Here's the only way to successfully compact unsupported joint in asphalt paving

Figure 1. Steel wheel roller drum inside the unsupported edge of the pavement lane can force the mix wider, create a crack or a dip at the unsupported edge of the lane.
Figure 1. Steel wheel roller drum inside the unsupported edge of the pavement lane can force the mix wider, create a crack or a dip at the unsupported edge of the lane.

The first step in proper construction of longitudinal joints in asphalt paving is compaction of the unsupported edge of the first lane of paving. When the hot mix asphalt is placed by the paver it will have an unsupported edge that will have a slope. This slope will usually be about 60 degrees but that depends on the type of end or edge plate on the paver screed. Due to its shape and position this wedge does not receive the same amount of compaction as the flat part of the mat.

Whether constructing an asphalt pavement parking lot, road or even a driveway, it’s essential to properly compact each unsupported edge without shoving the mix sideways. That means a pneumatic (rubber-tire) roller should not be used to compact the edge at this stage. However, a steel wheel roller in vibratory mode can be used effectively.

There are three possible options for the steel wheel roller:

  1. 6 in. inside the edge
  2. Directly on top of the edge
  3. Hanging 6 in. over the edge

The key is to not be in positions #1 or #2 because using a roller in those positions tends to push the mix sideways – transversely – and you don’t get the compaction you should when you the mix is moving sideways. The best position is #3 where you are “compacting” 6 in. of air.

Roller manufacturers’ diagrams of how their rollers work often have arrows showing the compactive force in the middle of the drum heading straight down -- but the force at the edge of the drum goes both down and sideways. It’s called “shear loading” at the edge of the drum and it causes the mix to push sideways (see diagram).

If the edge of the steel wheel roller drum is inside the unsupported edge of the pavement lane (Figure 1), several problems might occur.

First, the mix has a tendency to widen out – to move in a transverse direction.  This is due to the shear loading on the mix at the edge of the steel drum. How much the material moves depends on the properties of the asphalt concrete mixture – a tender mix will shove or move more than will a stiff mixture. 

Second, a crack will typically form at the edge of the drum. This crack is caused by the sideways movement of the mix. Also, in some cases the movement of the mix can create a dip at the unsupported edge of the lane, making it much more difficult to match the joint when the second lane is placed. Placing the edge of the roller drum inside the edge of the lane is not good practice.

Placing the edge of the steel drum directly over the unsupported edge of the lane (Figure 2), also is not a good practice because the mix at the unsupported edge will still move sideways under the force of the roller.  Although the mix will widen out, no crack will form because the edge of the drum is right at the edge of the lane. But because of the transverse movement of the mix the opportunity to obtain density at the unsupported edge is not possible when the roller is in this position.

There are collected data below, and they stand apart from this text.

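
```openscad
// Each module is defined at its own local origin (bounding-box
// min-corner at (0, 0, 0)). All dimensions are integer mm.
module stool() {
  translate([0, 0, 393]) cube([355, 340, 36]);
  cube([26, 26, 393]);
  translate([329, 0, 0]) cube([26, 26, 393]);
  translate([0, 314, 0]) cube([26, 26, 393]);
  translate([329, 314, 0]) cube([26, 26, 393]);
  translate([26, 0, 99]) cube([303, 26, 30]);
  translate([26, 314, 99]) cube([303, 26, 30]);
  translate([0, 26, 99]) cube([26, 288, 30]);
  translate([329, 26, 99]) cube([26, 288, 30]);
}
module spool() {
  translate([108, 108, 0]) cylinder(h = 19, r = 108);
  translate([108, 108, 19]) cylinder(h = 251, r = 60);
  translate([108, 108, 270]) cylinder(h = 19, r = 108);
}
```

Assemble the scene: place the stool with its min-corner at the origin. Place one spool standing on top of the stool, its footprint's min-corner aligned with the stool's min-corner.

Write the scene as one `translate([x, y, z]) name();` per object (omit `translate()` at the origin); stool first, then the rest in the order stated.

stool();
translate([0, 0, 429]) spool();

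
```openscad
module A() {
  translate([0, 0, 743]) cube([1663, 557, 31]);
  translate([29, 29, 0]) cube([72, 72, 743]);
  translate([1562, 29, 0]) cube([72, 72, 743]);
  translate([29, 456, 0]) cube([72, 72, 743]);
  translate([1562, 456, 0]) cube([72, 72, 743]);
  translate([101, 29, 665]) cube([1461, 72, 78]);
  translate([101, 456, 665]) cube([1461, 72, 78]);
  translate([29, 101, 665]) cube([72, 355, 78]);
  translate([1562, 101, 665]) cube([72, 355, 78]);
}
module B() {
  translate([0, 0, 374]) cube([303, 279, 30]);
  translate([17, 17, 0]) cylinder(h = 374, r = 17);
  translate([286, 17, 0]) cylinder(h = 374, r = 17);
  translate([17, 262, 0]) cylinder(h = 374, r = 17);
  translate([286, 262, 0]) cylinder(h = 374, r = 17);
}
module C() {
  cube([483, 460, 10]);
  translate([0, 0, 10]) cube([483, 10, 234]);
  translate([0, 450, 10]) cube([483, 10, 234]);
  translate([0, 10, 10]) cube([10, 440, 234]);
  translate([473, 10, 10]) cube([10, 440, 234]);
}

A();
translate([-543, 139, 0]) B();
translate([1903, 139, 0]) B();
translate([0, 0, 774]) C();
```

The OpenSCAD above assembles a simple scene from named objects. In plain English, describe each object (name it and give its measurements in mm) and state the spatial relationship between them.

A is a table: top 1663 mm (x) × 557 mm (y), 31 mm thick, upper face at z = 774 mm, on four 72×72 mm square legs, each inset 29 mm from the nearest pair of top edges, running from z = 0 to the bottom of the top. Four apron rails, 72 mm thick and 78 mm tall, run between adjacent legs with their top edges flush with the underside of the top and their outer faces flush with the legs' outer faces.

B is a four-legged stool. The seat is a 303×279×30 mm slab whose top surface is at z = 404 mm; four round legs, each 34 mm in diameter, run from the floor (z = 0) to the underside of the seat, each leg's axis is inset half a diameter from the nearest pair of seat edges (so the leg's bounding box is flush with the corner).

C is an open storage box with external size 483×460×244 mm and wall thickness 10 mm (the base is also 10 mm thick). The base covers the whole footprint; the four walls stand on the base, with the y-facing walls full-width and the x-facing walls fitting between their inner faces.

Two stools sit around the table at the −x, +x sides. The open box is on top of the table.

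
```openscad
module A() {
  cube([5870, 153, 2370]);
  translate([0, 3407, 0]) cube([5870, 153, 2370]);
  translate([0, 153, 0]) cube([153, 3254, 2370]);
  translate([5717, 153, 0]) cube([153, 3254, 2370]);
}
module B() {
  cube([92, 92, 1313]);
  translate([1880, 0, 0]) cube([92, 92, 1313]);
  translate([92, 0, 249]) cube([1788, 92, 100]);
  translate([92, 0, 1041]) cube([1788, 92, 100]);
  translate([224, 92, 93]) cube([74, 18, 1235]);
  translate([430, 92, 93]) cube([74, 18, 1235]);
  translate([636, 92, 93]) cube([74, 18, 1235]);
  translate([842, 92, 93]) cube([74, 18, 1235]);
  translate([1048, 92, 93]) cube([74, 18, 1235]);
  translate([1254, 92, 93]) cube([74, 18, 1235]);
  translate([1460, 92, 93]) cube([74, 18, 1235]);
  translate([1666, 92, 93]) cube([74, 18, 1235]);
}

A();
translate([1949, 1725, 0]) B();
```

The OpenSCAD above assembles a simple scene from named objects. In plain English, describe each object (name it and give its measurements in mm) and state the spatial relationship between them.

A is a box-shaped house frame (walls only): outside footprint 5870×3560 mm, wall height 2370 mm, wall thickness 153 mm. The two y-facing walls run the full x-width; the two x-facing walls fit between the inner faces of the y-facing walls.

B is a fence section. Two 92×92 mm posts, 1313 mm tall, stand on the floor with a clear span of 1788 mm between their inner faces. Two horizontal rails of 92×100 mm section span the gap between the posts with their undersides at z = 249 mm and z = 1041 mm, flush with the posts' −y face. 8 pickets, each 74 mm wide, 18 mm thick and 1235 mm tall, are fixed to the +y face of the rails with their bottoms at z = 93 mm, evenly spaced across the span with equal gaps (rounded down to the nearest mm) at the −x end and between each pair — any rounding remainder accumulates at the +x end.

The fence section sits inside the house frame, centred.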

The proper location for the edge of the steel drum is positioning the roller drum so it extends 6 in. over the unsupported edge (Figure 3). In this case, there will be no transverse movement of the mix because there is no shear loading at the edge of the steel drum. And because the mix does not move transversely, no crack is formed. Density is achieved because the edge of the steel drum is compacting air instead of shoving the mix sideways.